Fautanu is a sophomore center and is on the watchlist for the 2021 Polynesian College Football Player of the Year Award. The Rebels are 1-8 on the season.
Tina Nguyen: Sophomore offensive linemen, Leif Fautanu, joins me right now for 100 Yards. Leif, you guys are fresh off of a big win, the first one of the season. What did that first win mean to this team?
Leif Fautanu: I think for this team, we've been going through a lot, especially with all the losses. Having that first win just makes us feel that our hard work is paying off. So, I think it's a good team feeling.

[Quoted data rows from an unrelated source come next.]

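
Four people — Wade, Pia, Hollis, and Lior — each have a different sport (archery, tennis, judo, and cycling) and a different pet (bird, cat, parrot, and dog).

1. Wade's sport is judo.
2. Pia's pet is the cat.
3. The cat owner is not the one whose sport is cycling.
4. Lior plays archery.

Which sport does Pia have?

Clue 1 rules out judo for Pia's sport.
With clues 1–3, cycling is impossible for Pia's sport.
With clues 1–4, archery is impossible for Pia's sport.
That leaves tennis.

tennis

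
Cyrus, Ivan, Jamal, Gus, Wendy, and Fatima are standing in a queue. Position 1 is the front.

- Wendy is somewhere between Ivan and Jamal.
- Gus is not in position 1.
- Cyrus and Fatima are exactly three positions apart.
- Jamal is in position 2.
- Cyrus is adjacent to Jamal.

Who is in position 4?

With clues 1–4, Gus, Ivan, Jamal, and Wendy are ruled out for position 4.
With clues 1–5, Cyrus is ruled out for position 4.
So position 4 is Fatima.

Fatima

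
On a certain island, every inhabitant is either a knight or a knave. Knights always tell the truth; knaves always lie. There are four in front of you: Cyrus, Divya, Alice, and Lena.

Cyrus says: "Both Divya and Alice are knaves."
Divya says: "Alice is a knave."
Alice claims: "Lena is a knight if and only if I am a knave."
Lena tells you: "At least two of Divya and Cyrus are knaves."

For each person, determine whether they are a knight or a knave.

Cyrus: knave, Divya: knight, Alice: knave, Lena: knave

Consider Cyrus. Suppose Cyrus is a knight.
Then no assignment of the remaining roles makes every statement match its speaker's type — contradiction.
So Cyrus is a knave.
Consider Divya. Suppose Divya is a knave.
Then no assignment of the remaining roles makes every statement match its speaker's type — contradiction.
So Divya is a knight.
With that fixed, Lena's statement is false, so Lena is a knave.
Consider Alice. Suppose Alice is a knight.
Then Divya's statement comes out false, contradicting Divya being a knight.
So Alice is a knave.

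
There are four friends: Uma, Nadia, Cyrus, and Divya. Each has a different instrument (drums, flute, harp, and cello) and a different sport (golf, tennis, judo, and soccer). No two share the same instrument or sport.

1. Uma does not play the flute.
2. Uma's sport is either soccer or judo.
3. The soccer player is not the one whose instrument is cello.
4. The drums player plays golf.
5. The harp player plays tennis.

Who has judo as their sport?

With clues 1–5, Cyrus, Divya, and Nadia are impossible for the one with sport judo.
That leaves Uma.

Uma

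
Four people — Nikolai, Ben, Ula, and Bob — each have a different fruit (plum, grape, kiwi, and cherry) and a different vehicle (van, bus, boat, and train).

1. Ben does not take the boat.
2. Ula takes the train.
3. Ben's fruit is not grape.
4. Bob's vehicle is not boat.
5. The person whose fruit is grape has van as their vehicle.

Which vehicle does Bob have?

van

With clues 1–2, train is impossible for Bob's vehicle.
With clues 1–4, boat is impossible for Bob's vehicle.
With clues 1–5, bus is impossible for Bob's vehicle.
That leaves van.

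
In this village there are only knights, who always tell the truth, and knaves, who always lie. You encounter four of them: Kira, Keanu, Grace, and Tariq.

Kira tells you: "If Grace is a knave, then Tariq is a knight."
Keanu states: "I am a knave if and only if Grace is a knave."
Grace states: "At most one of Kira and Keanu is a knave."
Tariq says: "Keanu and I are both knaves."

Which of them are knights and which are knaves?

Consider Kira. Suppose Kira is a knave.
Then no assignment of the remaining roles makes every statement match its speaker's type — contradiction.
So Kira is a knight.
With that fixed, Grace's statement is true, so Grace is a knight.
Consider Keanu. Suppose Keanu is a knave.
Then whichever role Tariq has, Tariq's statement has the wrong truth value — contradiction.
So Keanu is a knight.
With that fixed, Tariq's statement is false, so Tariq is a knave.

Kira: knight, Keanu: knight, Grace: knight, Tariq: knave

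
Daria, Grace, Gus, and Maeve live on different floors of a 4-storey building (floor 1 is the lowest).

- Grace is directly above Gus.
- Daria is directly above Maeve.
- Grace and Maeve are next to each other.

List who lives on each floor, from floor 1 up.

Gus, Grace, Maeve, Daria

From clue 1: Grace is in {2,3,4}.
From clues 1–2: Daria is in {2,4}.
From clues 1–3: Gus → floor 1, Grace → floor 2, Maeve → floor 3, Daria → floor 4.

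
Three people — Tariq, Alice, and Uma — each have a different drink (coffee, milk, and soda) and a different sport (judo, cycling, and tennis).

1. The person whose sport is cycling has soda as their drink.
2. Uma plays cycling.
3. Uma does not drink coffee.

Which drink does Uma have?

With clues 1–2, coffee and milk are impossible for Uma's drink.
That leaves soda.

soda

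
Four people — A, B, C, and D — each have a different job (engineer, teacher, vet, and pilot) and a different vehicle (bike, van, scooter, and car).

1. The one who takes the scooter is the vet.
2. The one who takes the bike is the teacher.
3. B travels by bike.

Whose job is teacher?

B

With clues 1–3, A, C, and D are impossible for the one with job teacher.
That leaves B.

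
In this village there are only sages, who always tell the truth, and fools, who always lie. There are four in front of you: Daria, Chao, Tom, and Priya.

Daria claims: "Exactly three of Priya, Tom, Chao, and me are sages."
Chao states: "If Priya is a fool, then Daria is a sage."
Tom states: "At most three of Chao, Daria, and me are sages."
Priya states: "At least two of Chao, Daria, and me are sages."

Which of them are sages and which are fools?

Regardless of anyone's role, Tom's statement is true, so Tom is a sage.
Consider Daria. Suppose Daria is a sage.
Then no assignment of the remaining roles makes every statement match its speaker's type — contradiction.
So Daria is a fool.
Consider Chao. Suppose Chao is a sage.
Then no assignment of the remaining roles makes every statement match its speaker's type — contradiction.
So Chao is a fool.
With that fixed, Priya's statement is false, so Priya is a fool.

Daria: fool, Chao: fool, Tom: sage, Priya: fool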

Nguyen: You guys got a chance to get another win this weekend, Battle of the Ninth Island. Now, I'm not from Vegas, so I'm a newcomer. Tell me why Vegas called the "ninth island?"
Fautanu: There's a lot of locals out here. You know, a lot of local people from Hawaii move out to Vegas. So really, when I moved here, there was a lot of local energy. It's still the same as back home. I think the Battle for the Ninth Island is really cool, especially having a pineapple as a trophy.
Nguyen: Can we expect to see a lot of your family members there on Saturday?
Fautanu: Oh, yeah. I have a whole village coming out. A lot of people. You'll definitely see where my family is at.
Nguyen: Now you do come from a pretty athletic family, five siblings, and your mom and dad were also athletes. What what was growing up like in your household?
Fautanu: So everybody, you know, my household, our family is eight. So we're always competitive. So I think it was really crazy, you know, everyone's battling each other. Sometimes they pick up on, you know, I think that really helps me especially here, you know, I'm having a competitive.
Nguyen: You are on the watch list for the Polynesian College Football Player of the Year. What does it mean to you to get that sort of recognition?
Fautanu: I really, really love my culture. I want to represent for anybody that I can, especially for my Samoan side, so having that honor, you know, is a blessing.
Nguyen: Lastly, tell me what makes your culture so unique and so special?
Fautanu: My culture, you know, we're very prideful as especially we're respectful, you know, with the God first, family second and whatever, whatever else out there. So, I feel like having that in our, you know, in our DNA, it really makes us really good people.